The nonviolence culminates, nonetheless, in a melee. Intrepid, fully covered Arab women whack at Israeli soldiers. A soldier manages to slap a woman without losing the cigarette in his mouth. The village becomes a war zone.
“Budrus’’ is haphazard. Uncertain which approach to use, the filmmakers try a little of everything: sit-down interviews, in-the-moment footage, sentimental close-ups. A patient, on-the-ground approach would mostly have sufficed. But the movie is fascinating anyway. Once Morrar’s resistance attracts Israeli supporters, the soldiers are in the awkward position of having to club and arrest their countrymen. Bacha provides nightly-news footage of the deputy defense minister telling an anchor that Israelis protesting the barrier alongside Arabs should be put on trial.

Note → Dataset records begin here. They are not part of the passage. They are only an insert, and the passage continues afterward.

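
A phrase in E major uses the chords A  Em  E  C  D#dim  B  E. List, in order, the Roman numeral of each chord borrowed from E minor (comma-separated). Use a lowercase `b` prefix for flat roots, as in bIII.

i, bVI

In E major the diatonic chords are E, F#m, G#m, A, B, C#m, D#dim. A, E, D#dim and B are all diatonic. Em (E–G–B) doesn't fit — on degree 1 E major would have E (I). Em is the degree-1 chord of E minor, so it is the borrowed i. C (C–E–G) doesn't fit — on degree 6 E major would have C#m (vi). C is the degree-6 chord of E minor, so it is the borrowed bVI.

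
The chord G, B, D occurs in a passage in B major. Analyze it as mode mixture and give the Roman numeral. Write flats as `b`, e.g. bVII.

bVI

G is the lowered form of scale degree 6 in B major (the diatonic degree 6 is G#). The diatonic chord on degree 6 would be G#m (vi), but G–B–D is the major chord from B minor. As a borrowed chord it is labeled bVI.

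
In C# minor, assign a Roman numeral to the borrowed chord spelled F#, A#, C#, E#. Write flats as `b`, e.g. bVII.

IVmaj7

The root F# is the diatonic 4th degree of C# minor; the borrowing shows in the chord quality. F#–A#–C#–E# is a major-seventh chord — the form found in C# major, not the diatonic iv (F#m). Borrowed into C# minor it is written IVmaj7.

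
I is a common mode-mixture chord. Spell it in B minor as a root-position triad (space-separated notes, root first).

B D# F#

I is built on scale degree 1, which is B in both B minor and its parallel. Stacking thirds in B major on B gives B–D#–F#.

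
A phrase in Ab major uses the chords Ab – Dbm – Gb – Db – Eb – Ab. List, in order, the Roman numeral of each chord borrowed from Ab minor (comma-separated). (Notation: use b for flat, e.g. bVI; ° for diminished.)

iv, bVII

In Ab major the diatonic chords are Ab, Bbm, Cm, Db, Eb, Fm, Gdim. Of the given chords, Ab, Db and Eb are diatonic. But Dbm (Db–Fb–Ab) is foreign: the diatonic IV on degree 4 is Db, whereas Dbm comes from Ab minor. It is labeled iv. Gb (Gb–Bb–Db) doesn't fit — on degree 7 Ab major would have Gdim (vii°). Gb is the degree-7 chord of Ab minor, so it is the borrowed bVII.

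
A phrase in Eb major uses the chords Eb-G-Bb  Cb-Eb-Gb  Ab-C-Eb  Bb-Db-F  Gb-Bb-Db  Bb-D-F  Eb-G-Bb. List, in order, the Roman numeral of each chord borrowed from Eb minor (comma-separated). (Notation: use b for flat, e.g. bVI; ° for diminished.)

Eb major has the diatonic set Eb, Fm, Gm, Ab, Bb, Cm, Ddim. Eb–G–Bb = Eb, Ab–C–Eb = Ab and Bb–D–F = Bb are all diatonic. But Cb–Eb–Gb is foreign: the diatonic vi on degree 6 is Cm, whereas Cb comes from Eb minor. It is labeled bVI. Bb–Db–F is not: scale degree 5 in Eb major carries Bb (V). In Eb minor the chord on that degree is Bbm, so here it functions as v, borrowed from the parallel minor. Gb–Bb–Db is not: scale degree 3 in Eb major carries Gm (iii). In Eb minor the chord on that degree is Gb, so here it functions as bIII, borrowed from the parallel minor.

bVI, v, bIII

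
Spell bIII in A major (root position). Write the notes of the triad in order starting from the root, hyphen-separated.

C-E-G

Scale degree 3 in A major is C#. bIII uses the lowered form, C, taken from A minor. Stacking thirds in A minor on C gives C–E–G.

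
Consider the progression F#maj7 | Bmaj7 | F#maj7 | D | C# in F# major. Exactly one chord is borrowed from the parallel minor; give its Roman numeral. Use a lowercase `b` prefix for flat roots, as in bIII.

In F# major the diatonic chords are F#, G#m, A#m, B, C#, D#m, E#dim. F#maj7, Bmaj7 and C# all belong to that set. But D (D–F#–A) is foreign: the diatonic vi on degree 6 is D#m, whereas D comes from F# minor. It is labeled bVI.

bVI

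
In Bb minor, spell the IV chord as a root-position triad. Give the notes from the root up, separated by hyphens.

Eb-G-Bb

IV is built on scale degree 4, which is Eb in both Bb minor and its parallel. Stacking thirds in Bb major on Eb gives Eb–G–Bb.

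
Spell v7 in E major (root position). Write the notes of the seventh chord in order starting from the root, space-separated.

v7 is built on scale degree 5, which is B in both E major and its parallel. Building the minor-seventh chord from the parallel minor on B: B–D–F#–A.

B D F# A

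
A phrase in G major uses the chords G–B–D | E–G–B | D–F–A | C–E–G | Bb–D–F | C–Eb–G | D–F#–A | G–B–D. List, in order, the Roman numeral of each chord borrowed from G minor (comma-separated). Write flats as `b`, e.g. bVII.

v, bIII, iv

In G major the diatonic chords are G, Am, Bm, C, D, Em, F#dim. Of the given chords, G–B–D = G, E–G–B = Em, C–E–G = C and D–F#–A = D are diatonic. But D–F–A is foreign: the diatonic V on degree 5 is D, whereas Dm comes from G minor. It is labeled v. Bb–D–F is not: scale degree 3 in G major carries Bm (iii). In G minor the chord on that degree is Bb, so here it functions as bIII, borrowed from the parallel minor. C–Eb–G is not: scale degree 4 in G major carries C (IV). In G minor the chord on that degree is Cm, so here it functions as iv, borrowed from the parallel minor.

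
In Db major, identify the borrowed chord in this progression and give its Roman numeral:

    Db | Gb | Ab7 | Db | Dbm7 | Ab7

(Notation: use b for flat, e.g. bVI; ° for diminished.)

i7

Db major has the diatonic set Db, Ebm, Fm, Gb, Ab, Bbm, Cdim. Of the given chords, Db, Gb and Ab7 are diatonic. But Dbm7 (Db–Fb–Ab–Cb) is foreign: the diatonic I on degree 1 is Db, whereas Dbm7 comes from Db minor. It is labeled i7.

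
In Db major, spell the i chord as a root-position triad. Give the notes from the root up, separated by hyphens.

The root, Db, is scale degree 1 — the same note in Db major and Db minor; only the chord quality changes. Stacking thirds in Db minor on Db gives Db–Fb–Ab.

Db-Fb-Ab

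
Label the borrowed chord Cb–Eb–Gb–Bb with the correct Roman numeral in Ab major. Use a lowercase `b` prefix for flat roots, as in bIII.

bIIImaj7

The root Cb is the lowered 3rd scale degree — diatonically Ab major has C there. Diatonically Ab major has Cm (iii) on that degree; Cb–Eb–Gb–Bb is instead the major-seventh chord native to Ab minor, so it takes the label bIIImaj7.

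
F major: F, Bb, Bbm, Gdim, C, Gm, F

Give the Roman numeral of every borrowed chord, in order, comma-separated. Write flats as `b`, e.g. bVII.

iv, ii°

The diatonic triads in F major are F, Gm, Am, Bb, C, Dm, Edim. Of the given chords, F, Bb, C and Gm are diatonic. Bbm (Bb–Db–F) is not: scale degree 4 in F major carries Bb (IV). In F minor the chord on that degree is Bbm, so here it functions as iv, borrowed from the parallel minor. Gdim (G–Bb–Db) doesn't fit — on degree 2 F major would have Gm (ii). Gdim is the degree-2 chord of F minor, so it is the borrowed ii°.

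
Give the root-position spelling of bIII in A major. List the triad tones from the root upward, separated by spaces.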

The Israeli-Palestinian conflict is maddening and depressing and surreal. It could end at any moment yet never does. And this movie captures the grass-roots entrenchment that makes rapprochement seem so difficult. It faults Israel. (Bacha’s big get on that front is a former soldier, a woman, whom both her Israeli comrades and the Arab women taunt. Her situation is a movie unto itself.) Obviously, the conflict and its history are far more complicated than that. Budrus is a microcosm of Palestine, not Palestine itself.
But all you can think about while watching “Budrus’’ is that wall. It’s fence-y in sections, sure. (The two-foot clouds of wire that seem to hover above it give the land on either side a penitentiary feel.) It’s concrete slabs in others — brutalism in want of a more inspired architectural calling. Which is to say it’s ugly. Its physical awfulness would breed contempt for anyone who’d erect such an eyesore in a backyard, an olive grove, or a cemetery.
The movie ends with a silver lining. But even that has tarnish. The barriers are moved. But, alas, they’re still there.
CORRECTION: An earlier version of this review misstated the years the film was shot. The years were 2003 and 2004. The review also mischaracterizes the extent of the damage the Israeli separation barrier caused. It destroyed some of the village's olive trees but only threatened to demolish 3000 of them was and was almost in view of a schoolhouse.